Weis, et al. claim that "It is often suggested, but without proof, that Eleanor was mother before mar. of Humprey's 2 illegit. chn.: Arthur and Antigone. No proof of their maternity." Gary Boyd Roberts wrote that Eleanor Cobham was "probably the mother of Antigone". Vickers' biography of Humphrey claims that by Humphrey's return to England in 1425: "she (Eleanor) had gained a complete ascendency over her royal lover, to whom she had probably borne two children by this time." He added "She (Eleanor) left no legitimate issue, but she 'may' have been the mother of the two children who called Humphrey father."

==Marriages==
Antigone married first Henry Grey, 2nd Earl of Tankerville, 7th Earl of Powis (1419–1450). After the death of Henry Grey in 1450, she remarried to Jean d'Amancy (also known as John d'Amancier), Councillor of the Duke of Orléans, Esquire of the Horse to King Charles VII of France.

==Children==
Antigone had three known children with her husband Henry:
- Richard Grey, 3rd Earl of Tankerville (5 November 1436 – 1466), married Margaret Touchet, daughter of James Touchet, 5th Baron Audley. They had one son, John Grey (died 1497), usually considered the first of the Barons Grey of Powis, who married to Anne Herbert, daughter of William Herbert, 1st Earl of Pembroke, and Anne Devereux. They also had one daughter, Elizabeth Grey, who married Sir John Ludlow, KB, of Hodnet, Shropshire, in 1465.
- Humphrey Grey, married Eleanor Touchet, daughter of James Touchet, 5th Baron Audley.
- Elizabeth Grey (c. 1440–1501?), married before 4 (or 24) August 1465 (date of grant) Sir Roger Kynaston, of Middle, Hordley, and Walford, Shropshire, High Sheriff of Shropshire (c. 1430–1496), and they were parents of Humphrey Kynaston; Roger is thought to have killed James Touchet, 5th Baron Audley (his brother-in-law's uncle by marriage), at the Battle of Blore Heath.
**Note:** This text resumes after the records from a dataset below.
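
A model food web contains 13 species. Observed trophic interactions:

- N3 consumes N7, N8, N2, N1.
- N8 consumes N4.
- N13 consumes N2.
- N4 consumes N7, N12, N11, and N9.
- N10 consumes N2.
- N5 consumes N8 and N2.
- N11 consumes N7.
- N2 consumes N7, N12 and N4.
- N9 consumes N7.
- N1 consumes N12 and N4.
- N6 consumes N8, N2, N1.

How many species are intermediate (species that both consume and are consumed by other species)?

Intermediate species (has both prey and predators): N9, N11, N4, N8, N2, N1.
Count: 6.

6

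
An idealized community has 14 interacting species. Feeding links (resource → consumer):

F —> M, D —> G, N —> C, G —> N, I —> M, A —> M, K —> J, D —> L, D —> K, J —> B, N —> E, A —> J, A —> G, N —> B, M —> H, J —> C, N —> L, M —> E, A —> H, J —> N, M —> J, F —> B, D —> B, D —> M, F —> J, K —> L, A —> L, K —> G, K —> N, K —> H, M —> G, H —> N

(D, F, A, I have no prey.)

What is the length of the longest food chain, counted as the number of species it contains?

One longest chain: D → M → J → N → E.
It has 5 species and 4 links.

5 species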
Her descendants are the only known descendants so far of King Henry IV still living in England after 1471. (In Gascony at least, Antigone had cousins, the de Monterrand lords of Lesparre. In England, her illegitimate cousins such as Richard Bedford, who was made an honorary member of the guild of merchant taylors, are harder to track and their lines may have died out.)